Most of us who spend our time reading books gobble up their verbal contents, then set aside or at best shelve the container. But those receptacles have an identity and existence of their own: with their upright spines, their paper layered like skin and their protective jackets, books possess bodies and wear clothing, and they enjoy adventures or suffer mishaps as they circulate around the world. Overlooking the epic bulk of Troilus and Criseyde, Chaucer addresses the poem as his “little book” and sends it off into the future with fond parental solicitude, while in Thackeray’s Vanity Fair the heroine begins her career of rebellion by hurling a copy of Samuel Johnson’s officious, prescriptive dictionary out of the window.

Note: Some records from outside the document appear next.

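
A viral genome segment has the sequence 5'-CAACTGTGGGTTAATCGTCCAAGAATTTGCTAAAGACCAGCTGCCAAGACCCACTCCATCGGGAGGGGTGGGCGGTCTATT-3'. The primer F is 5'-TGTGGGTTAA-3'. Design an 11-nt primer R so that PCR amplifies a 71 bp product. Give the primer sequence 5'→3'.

The forward primer binds at positions 5–14, so a 71 bp product ends at position 5 + 71 − 1 = 75.
The reverse primer anneals to the top strand over positions 65–75, i.e. to GGGGTGGGCGG.
Its sequence written 5'→3' is the reverse complement: CCGCCCACCCC.

5'-CCGCCCACCCC-3'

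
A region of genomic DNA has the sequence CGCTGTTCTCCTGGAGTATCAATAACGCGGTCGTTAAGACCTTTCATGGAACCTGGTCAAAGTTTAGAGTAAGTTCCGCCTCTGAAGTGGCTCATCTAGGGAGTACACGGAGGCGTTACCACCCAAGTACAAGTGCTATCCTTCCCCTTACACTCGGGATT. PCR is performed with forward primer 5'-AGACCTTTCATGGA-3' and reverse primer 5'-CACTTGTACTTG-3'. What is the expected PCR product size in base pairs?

99 bp

Scanning the template, AGACCTTTCATGGA occurs at positions 37–50; this primer anneals to the bottom strand there with its 3' end pointing downstream.
Reverse complement of the reverse primer: CAAGTACAAGTG. This occurs on the top strand at positions 124–135.
Amplicon spans positions 37–135: 99 bp.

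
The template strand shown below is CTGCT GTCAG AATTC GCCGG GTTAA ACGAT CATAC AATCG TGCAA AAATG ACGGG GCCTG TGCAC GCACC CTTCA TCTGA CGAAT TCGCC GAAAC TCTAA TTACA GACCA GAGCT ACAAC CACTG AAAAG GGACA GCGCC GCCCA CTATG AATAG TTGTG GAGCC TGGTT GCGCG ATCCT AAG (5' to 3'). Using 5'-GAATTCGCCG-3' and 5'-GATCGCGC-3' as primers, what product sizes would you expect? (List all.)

169 bp, 97 bp

The forward primer GAATTCGCCG matches the top strand at positions 10–19, 82–91.
The reverse primer's reverse complement is GCGCGATC, matching at positions 171–178.
Each forward site pairs with the reverse site to give a product ending at position 178: sizes 169, 97 bp.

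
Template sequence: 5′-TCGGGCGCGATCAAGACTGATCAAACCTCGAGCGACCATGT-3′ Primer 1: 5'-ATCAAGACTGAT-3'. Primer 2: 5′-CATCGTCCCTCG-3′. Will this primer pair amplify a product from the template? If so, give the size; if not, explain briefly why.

Primer 2 (CATCGTCCCTCG) does not match the top strand, and its reverse complement CGAGGGACGATG does not match either.
With no annealing site for primer 2, no amplification occurs.

No product — primer 2 has no binding site in the template.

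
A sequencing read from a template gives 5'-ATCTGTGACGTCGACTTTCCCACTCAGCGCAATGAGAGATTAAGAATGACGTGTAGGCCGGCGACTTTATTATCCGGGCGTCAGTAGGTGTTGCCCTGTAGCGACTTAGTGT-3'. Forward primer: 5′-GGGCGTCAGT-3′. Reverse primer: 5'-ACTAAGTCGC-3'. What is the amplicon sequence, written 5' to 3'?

Forward primer GGGCGTCAGT is found on the top strand at positions 76–85.
Reverse complement of the reverse primer: GCGACTTAGT. This occurs on the top strand at positions 101–110.
The product is the template from position 76 through 110 (35 bp).

5'-GGGCGTCAGTAGGTGTTGCCCTGTAGCGACTTAGT-3'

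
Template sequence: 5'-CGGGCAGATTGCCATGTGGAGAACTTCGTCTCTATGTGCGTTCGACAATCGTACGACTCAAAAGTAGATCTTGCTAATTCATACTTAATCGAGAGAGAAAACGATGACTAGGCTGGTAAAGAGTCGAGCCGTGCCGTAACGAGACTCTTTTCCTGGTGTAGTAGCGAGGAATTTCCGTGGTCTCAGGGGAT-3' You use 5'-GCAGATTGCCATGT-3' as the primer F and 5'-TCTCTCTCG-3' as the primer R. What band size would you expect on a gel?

95 bp

The forward primer matches the template at positions 4–17.
Reverse complement of the reverse primer: CGAGAGAGA. This occurs on the top strand at positions 90–98.
Product length = (reverse-primer end) − (forward-primer start) + 1 = 98 − 4 + 1 = 95 bp.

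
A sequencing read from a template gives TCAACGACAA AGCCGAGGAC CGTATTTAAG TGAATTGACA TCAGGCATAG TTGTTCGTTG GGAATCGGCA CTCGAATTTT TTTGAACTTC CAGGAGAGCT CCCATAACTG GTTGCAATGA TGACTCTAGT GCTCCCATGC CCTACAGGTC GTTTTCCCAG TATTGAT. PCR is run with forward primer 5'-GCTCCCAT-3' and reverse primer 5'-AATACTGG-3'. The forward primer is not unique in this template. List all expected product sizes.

The forward primer GCTCCCAT matches the top strand at positions 98–105, 131–138.
The reverse primer's reverse complement is CCAGTATT, matching at positions 157–164.
Each forward site pairs with the reverse site to give a product ending at position 164: sizes 67, 34 bp.

67 bp, 34 bp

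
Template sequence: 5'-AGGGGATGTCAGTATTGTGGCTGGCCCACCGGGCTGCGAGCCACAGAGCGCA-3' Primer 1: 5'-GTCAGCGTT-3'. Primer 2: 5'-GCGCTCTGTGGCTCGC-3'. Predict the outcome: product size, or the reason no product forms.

Primer 1 (GTCAGCGTT) does not match the top strand, and its reverse complement AACGCTGAC does not match either.
With no annealing site for primer 1, no amplification occurs.

No product — primer 1 has no binding site in the template.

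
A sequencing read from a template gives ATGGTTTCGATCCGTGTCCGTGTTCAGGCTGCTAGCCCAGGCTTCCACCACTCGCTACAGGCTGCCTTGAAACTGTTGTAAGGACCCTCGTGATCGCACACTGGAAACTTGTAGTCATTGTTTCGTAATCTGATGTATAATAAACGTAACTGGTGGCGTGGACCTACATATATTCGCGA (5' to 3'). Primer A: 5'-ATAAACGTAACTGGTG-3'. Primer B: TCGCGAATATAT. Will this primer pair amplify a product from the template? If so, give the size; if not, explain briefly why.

Primer A (ATAAACGTAACTGGTG) matches the top strand at positions 140–155; it acts as a forward primer.
Primer B's reverse complement is ATATATTCGCGA, matching the top strand at positions 168–179; it acts as a reverse primer.
The 3' ends face each other across positions 140–179, giving a 40 bp product.

Yes — a 40 bp product.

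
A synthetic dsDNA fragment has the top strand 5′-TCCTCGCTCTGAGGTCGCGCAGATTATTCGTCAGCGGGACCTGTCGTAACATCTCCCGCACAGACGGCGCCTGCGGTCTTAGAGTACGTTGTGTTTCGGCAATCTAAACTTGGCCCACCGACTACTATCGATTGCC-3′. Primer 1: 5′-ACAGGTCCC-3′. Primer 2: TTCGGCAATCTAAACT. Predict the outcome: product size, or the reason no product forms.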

In Portable Magic, Emma Smith wittily and ingeniously studies books as objects, possessed by readers not produced by writers. Her title, borrowed from an essay by Stephen King, emphasises the mobility of these apparently inert items and their occult powers. Like motorcars or metaphors, books transport us to destinations unknown, and that propulsion has something uncanny about it. Smith begins with sorcerers conjuring as they consult books of spells; she goes on to examine the varieties of magical reading, which range from the “spiritual transcendence” of Saint Augustine, who was converted by a random perusal of the Bible, to the “dark arts” of a “necromantic volume” such as Mein Kampf, distributed to all households during the Third Reich as a sinister talisman, the “bibliographic manifestation of Hitlerism”.
In their packaging, early gospels brought heaven down to Earth, lettered in celestial gold and silver on regally purple parchment. Other books scrutinised by Smith have been desecrated or, as she cheekily puts it, “visually pimped”. Joe Orton and his lover Kenneth Halliwell were imprisoned for replacing illustrations in genteel books with homoerotic pinups, although the Islington library that had them prosecuted now displays the defaced copies as artistic treasures. Elsewhere, Smith locates books with an incendiary intent: a paperback murder mystery from the apartheid era in South Africa secretes a bomb-making manual inside, and a 17th-century Venetian missal encloses a boxed pistol with a silken bookmark that activates its trigger. Better these lethal boobytraps than the blandly curated shelves of Gwyneth Paltrow, whose interior designer supplied her with job lots of “blooks” chosen for the soothing colour of their spines.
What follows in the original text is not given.